Compare two snapshots of a knowledge map; emit a diff with storage-writeable output.

  • adapter.py
  • storage_enumerator.py
  • diff_storage_writer.py

Render concept maps to shareable formats (tree / report / taxonomy).

  • exporter.py
  • renderer.py
  • taxonomy_resolver.py
  • stats.py

Top-level factflow_knowledge/__init__.py is intentionally empty. Consumers:

  • Configure adapters via YAML (pipeline config references them by their type: string — each adapter registers itself via discovery)
  • Use python -m factflow_knowledge.export to run export CLI

Importing individual classes is rare; when needed, import from the subpackage (e.g. from factflow_knowledge.concept_detection.adapter import ConceptDetectionAdapter).

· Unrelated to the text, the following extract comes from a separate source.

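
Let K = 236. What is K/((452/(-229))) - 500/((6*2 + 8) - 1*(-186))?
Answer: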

  • Workspace: factflow-protocols, factflow-foundation, factflow-engine, factflow-llm (for concept extraction)
  • External services: storage provider, LLM provider, Avalon credentials (for the avalon_writer)

Tests at backend/packages/workflows/factflow-knowledge/tests/. Testing concept detection is LLM-heavy — see .claude/skills/backend/llm-unit-testing/ for the mocking pattern. See .claude/skills/epistemic-evaluation/ for assessing extraction quality.